Beyond Word2Vec: Learning from Unobserved Patterns
PRESENTER:
Behrouz Haji Soleimani
Dalhousie University
ABSTRACT:
In recent years there has been an increasing interest in learning compact
representations (i.e embeddings) for a set of input datapoints. In Natural
Language Processing, embeddings are used to learn vector representations
for text in different granularity levels from word and sentence levels to
paragraph and document levels. The pre-trained word vectors can be used as
inputs in almost any NLP application (e.g. sentiment analysis). In this
talk, we will briefly overview some of the successful word embedding
algorithms and their underlying characteristics. This includes both neural
word embeddings as well as spectral methods. We examine the importance of
"negative samples", the unobserved or insignificant word-context
co-occurrences, and show how they can be effectively used to improve the
distribution of words in the latent space. We introduce two new word
embedding algorithms that try to overcome the weaknesses of existing
algorithms. These methods exploit the full capacity of negative samples
and result in a better distribution of words in the embedded space.

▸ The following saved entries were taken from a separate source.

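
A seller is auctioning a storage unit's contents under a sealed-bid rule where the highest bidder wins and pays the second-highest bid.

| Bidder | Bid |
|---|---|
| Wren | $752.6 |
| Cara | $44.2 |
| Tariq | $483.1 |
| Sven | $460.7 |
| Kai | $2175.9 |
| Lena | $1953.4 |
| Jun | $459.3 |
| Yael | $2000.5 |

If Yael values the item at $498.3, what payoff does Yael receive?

$0

Highest bid: Kai at $2175.9, so Kai wins.
Second-highest bid: Yael at $2000.5 — that is the price the winner pays.
Yael did not win, so Yael pays nothing and receives nothing: payoff $0.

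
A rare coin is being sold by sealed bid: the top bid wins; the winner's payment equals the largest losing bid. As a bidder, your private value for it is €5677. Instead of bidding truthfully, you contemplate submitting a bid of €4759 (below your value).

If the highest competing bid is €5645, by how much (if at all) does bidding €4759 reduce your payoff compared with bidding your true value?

€32

Bidding your value €5677: you win (since €5677 > €5645) and pay €5645. Payoff €32.
Bidding €4759: you lose. Payoff €0.
The competing bid €5645 lies between your shaded bid and your value, so underbidding forfeits an item you could have won at a profitable price.
Loss from deviating = €32 − (€0) = €32.
Because the price is fixed by the runner-up's bid, deviating from your value can only change a good outcome into a bad one — never the reverse.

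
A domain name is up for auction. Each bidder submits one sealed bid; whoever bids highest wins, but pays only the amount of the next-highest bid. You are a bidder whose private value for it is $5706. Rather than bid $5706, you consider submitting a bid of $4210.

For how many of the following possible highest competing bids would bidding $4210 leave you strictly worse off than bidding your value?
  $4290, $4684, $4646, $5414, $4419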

We
trained our algorithms on articles of Wikipedia and show that they
outperform state-of-the-art methods in various word similarity tasks.
Biography:
Behrouz is currently a PhD student at Dalhousie University and is working
as a Research Assistant in the Institute for Big Data Analytics lab since
2013. He received his MSc degree in Computer Science from the University
of Tehran in 2011. He has done an internship at Bell Canada, and now is an
AI intern at Kinaxis. His current research mainly focuses on
dimensionality reduction, representation learning, deep learning, and
natural language processing. He has also experience in geospatial data
analysis, computer vision, and time-series analysis.